John Coviello wrote:
My greatest fear vis a vis cold fusion is that it will die when the
researchers all die.
That's not going to happen Jed. If cold fusion is indeed a real and
viable scientific discovery, the death of researchers will not end
its development. Perhaps their deaths will slow cold fusion research
down, but if something is real in nature it will eventually be
developed by someone. The only way cold fusion will totally die is
if it has been an artifact all along, gross experimental error, noise.
How do you know that? People often say things like: "Science always
works in the end; valuable data is never truly lost." In other
fields, valuable data and important techniques are lost all the time.

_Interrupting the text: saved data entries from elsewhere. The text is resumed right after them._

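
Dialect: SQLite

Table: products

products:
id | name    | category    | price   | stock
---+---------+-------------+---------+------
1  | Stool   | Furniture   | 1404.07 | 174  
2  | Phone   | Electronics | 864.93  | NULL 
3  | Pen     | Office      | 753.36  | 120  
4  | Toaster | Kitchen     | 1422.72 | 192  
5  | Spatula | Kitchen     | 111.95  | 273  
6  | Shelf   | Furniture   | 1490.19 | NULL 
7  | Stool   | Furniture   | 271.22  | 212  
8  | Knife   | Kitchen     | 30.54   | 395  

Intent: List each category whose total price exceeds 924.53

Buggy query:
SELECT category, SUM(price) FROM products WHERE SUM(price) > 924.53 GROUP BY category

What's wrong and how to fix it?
Bug: SUM(price) is an aggregate, but WHERE filters rows before aggregation

Fix: Use HAVING (which filters groups after aggregation) instead of WHERE

Corrected query:
SELECT category, SUM(price) FROM products GROUP BY category HAVING SUM(price) > 924.53

Result:
category  | SUM(price)
----------+-----------
Furniture | 3165.48   
Kitchen   | 1565.21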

I know of examples in computer programming, shipbuilding, metallurgy
and many other fields. Programming techniques which were well known
in the 1970s are unheard of today. I purchased a commercial program a
couple years ago to accomplish one of the tasks at LENR-CANR.org. It
took 10 minutes to execute. I wrote an old-fashioned Pascal program
that ran in 20 seconds and did a better job.
In his latest book, Kenneth Deffeyes wrote: "the number of active
exploration geologists in petroleum plus mining in the world is a few
thousand, probably fewer than 10,000. Almost all the students with a
natural science and today are majoring in environmental studies or
ecology. The problem involves more than just the colleges and
universities. Most of us learned an enormous amount on the job from
our older colleagues, skilled and experienced geologists. When those
threads are broken, there is a permanent loss." "Beyond Oil," p. 179
Why should experimental science be different from these other fields?